In der Personalplanung geht es aber auch um personenbezogene Tätigkeiten. Dabei steht vor allem die individuelle Karriereplanung jedes Beschäftigten im Vordergrund. Je nach Zielsetzung und Potenzial der persönlichen Personalplanung wird ein Mitarbeitender befördert, eingesetzt und geschult.

Eine oft vernachlässigte Bestandteil der Personalplanung ist die Erbfolgeplanung. Es ist eine Selbstverständlichkeit, ausgeschiedene Mitarbeitende angemessen zu substituieren und ihr Wissen auf die übrigen Mitarbeitenden zu transferieren. Auch große Konzerne investieren nur einen Teil ihrer Personalplanung in diese Aufgabe. Der Verlust von Wissen ist für ein Untenehmen oft sehr mühsam. Dabei ist es von Bedeutung, in regelmässigen Zeitabständen zu prüfen, in welchem Umfang sich ein Mitarbeitender weiter entwickeln kann, aber auch, ob die bisherigen Massnahmen ihr angestrebtes Ergebnis erbracht haben.

Sie hat die Funktion, die Entwicklung der Personalabteilung effektiv zu strukturieren und zugleich die Fachabteilungen dabei zu begleiten, ihre Mitarbeiterinnen und Mitarbeitern in kurzer Zeit angemessen zu fördern. In vielen Betrieben und Fachbereichen findet die Einführungsschulung parallel, teilweise gar nicht, teilweise kaum aufgebaut statt. Einfaches Vorgehen in der Personalplanung, wie z.B. ein fester Einführungsplan mit festgelegten Meilensteinen, würde sowohl neuen als auch vorhandenen Mitarbeitenden eine effiziente Einführung neuer Kolleginnen und Kollegen in ihre Arbeit ermöglichen und sie von vornherein mit den entsprechenden Tools ausstatten.

In vielen Betrieben ist der Nutzen der Personalplanung nicht bekannt. Die personalpolitischen Entscheide werden von Fall zu Fall und "aus dem Darm " gefällt. Diese sind nicht Gegenstand der langfristig angelegten Personalplanung. Oft sind es gerade die einfachen Massnahmen, die die Personalplanung optimalisieren und dem Betrieb einen zusätzlichen Nutzen einbringen. Beispielhaft seien hier die Vorgaben in Vorstellungsgesprächen, Mitarbeiterinterviews, Einstiegsplänen oder Bedarfsplänen genannt.

Zur Förderung des Engagements und der Phantasie dieser Mitarbeiterinnen und Mitarbeitern ist eine kompetente Personalplanung, -beschaffung und -entwicklung erforderlich.
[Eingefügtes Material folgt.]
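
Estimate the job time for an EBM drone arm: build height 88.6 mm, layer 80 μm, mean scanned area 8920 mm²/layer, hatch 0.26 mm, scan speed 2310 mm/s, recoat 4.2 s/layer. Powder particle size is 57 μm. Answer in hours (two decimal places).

5.86 hours

Layer count = ceil(88.6 / 0.08) = 1108.
Hatch length per layer: 8920 / 0.26 → 34307.7 mm.
Beam time per layer: 34307.7 / 2310 → 14.8518 s.
Time per layer = 14.8518 + 4.2, so 19.0518 s.
Total: 1108 × 19.0518 s = 21109.3944 s → 5.86 hours.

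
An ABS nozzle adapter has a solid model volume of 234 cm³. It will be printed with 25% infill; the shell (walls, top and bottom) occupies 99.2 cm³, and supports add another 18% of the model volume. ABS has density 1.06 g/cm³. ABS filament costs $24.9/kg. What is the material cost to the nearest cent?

Infill region: 234 − 99.2 → 134.8 cm³.
Infill deposited: 0.25 × 134.8 → 33.7 cm³.
Support = 0.18 × 234, so 42.12 cm³.
Deposited volume = 99.2 + 33.7 + 42.12, so 175.02 cm³.
Mass: 175.02 × 1.06 → 185.5212 g.
Cost = 185.5212 g / 1000 × $24.9/kg = $4.62.

$4.62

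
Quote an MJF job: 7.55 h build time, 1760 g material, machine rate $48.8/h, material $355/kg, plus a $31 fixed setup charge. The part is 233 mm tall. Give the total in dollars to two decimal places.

Time charge = 48.8 × 7.55, so $368.44.
Feedstock cost = 355 × 1760/1000 = $624.80.
Adding setup: 368.44 + 624.80 + 31 → $1024.24.

$1024.24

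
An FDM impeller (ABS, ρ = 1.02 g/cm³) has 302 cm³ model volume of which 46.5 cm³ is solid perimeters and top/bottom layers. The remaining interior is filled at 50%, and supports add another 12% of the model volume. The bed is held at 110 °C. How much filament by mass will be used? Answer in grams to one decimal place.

Infill region: 302 − 46.5 → 255.5 cm³.
Infill volume = 0.50 × 255.5 = 127.75 cm³.
Support = 0.12 × 302, so 36.24 cm³.
Total extruded: 46.5 + 127.75 + 36.24 → 210.49 cm³.
Mass = 210.49 × 1.02, so 214.6998 g.

214.7 g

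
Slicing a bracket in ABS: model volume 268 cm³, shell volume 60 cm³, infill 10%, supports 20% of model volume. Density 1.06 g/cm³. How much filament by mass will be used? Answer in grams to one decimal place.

Interior volume: 268 − 60 → 208 cm³.
Deposited infill: 0.10 × 208 → 20.8 cm³.
Support = 0.20 × 268, so 53.6 cm³.
Total extruded = 60 + 20.8 + 53.6, so 134.4 cm³.
Mass = 134.4 × 1.06, so 142.464 g.

142.5 g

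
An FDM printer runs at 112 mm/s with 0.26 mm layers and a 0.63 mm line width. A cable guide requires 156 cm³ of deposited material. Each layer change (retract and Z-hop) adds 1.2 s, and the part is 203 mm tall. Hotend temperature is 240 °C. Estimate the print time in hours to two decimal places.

2.62 hours

Bead cross-section: 0.26 × 0.63 → 0.1638 mm².
Toolpath length = 156 cm³ / 0.1638 mm² = 156000 / 0.1638 = 952381 mm.
Time extruding = 952381 / 112 = 8503.4 s.
Layer count = ceil(203 / 0.26) = 781.
Non-print overhead = 781 × 1.2, so 937.2 s.
Altogether 8503.4 + 937.2 = 9440.6 s, i.e. 2.62 hours.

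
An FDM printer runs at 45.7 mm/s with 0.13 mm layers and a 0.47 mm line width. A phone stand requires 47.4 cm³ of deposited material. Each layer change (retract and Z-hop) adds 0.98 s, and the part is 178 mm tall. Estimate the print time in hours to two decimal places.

Bead cross-section = 0.13 × 0.47, so 0.0611 mm².
Toolpath length = 47.4 cm³ / 0.0611 mm² = 47400 / 0.0611 = 775777.4 mm.
Extrusion time = 775777.4 / 45.7 = 16975.4 s.
Number of layers: 178 / 0.13 → 1370 (rounded up).
Z-hop total: 1370 × 0.98 → 1342.6 s.
Total = 16975.4 + 1342.6 = 18318 s = 5.09 hours.

5.09 hours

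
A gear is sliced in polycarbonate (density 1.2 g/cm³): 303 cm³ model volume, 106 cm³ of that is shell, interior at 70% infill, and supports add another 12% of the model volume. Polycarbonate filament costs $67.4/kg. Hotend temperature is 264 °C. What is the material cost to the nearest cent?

Interior volume: 303 − 106 → 197 cm³.
Deposited infill: 0.70 × 197 → 137.9 cm³.
Support = 0.12 × 303 = 36.36 cm³.
Deposited volume = 106 + 137.9 + 36.36, so 280.26 cm³.
Mass = 280.26 × 1.2, so 336.312 g.
At $67.4/kg: 336.312/1000 × 67.4 = $22.67.

$22.67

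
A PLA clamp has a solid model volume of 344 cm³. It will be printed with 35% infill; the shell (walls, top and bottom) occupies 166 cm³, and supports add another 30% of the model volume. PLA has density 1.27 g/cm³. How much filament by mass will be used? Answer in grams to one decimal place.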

In der Personalplanung müssen die entsprechenden Konzeptionen erarbeitet werden, um den Unternehmenserfolg zu gewährleisten. Vor allem in Deutschland unterliegen die Personaleinsatzplanung bedeutenden Vorschriften. Gegenüber den Arbeitnehmern hat der Auftraggeber viele Verpflichtungen, die bei der Personalplanung zu beachten sind, die aber den Arbeitnehmern einerseits eine stabile und ruhige Arbeitsumgebung bieten.

Gute Personalplanung hängt von den Bräuchen des jeweiligen Staates ab. Durch eine moralisch und moralisch verantwortliche Personalplanung können auch große Konzerne Standards definieren, die zur Zufriedenheit der Mitarbeiter führen und das Unter-nehmen zu einem starken Geschäftspartner für Auftraggeber und Zulieferer machen.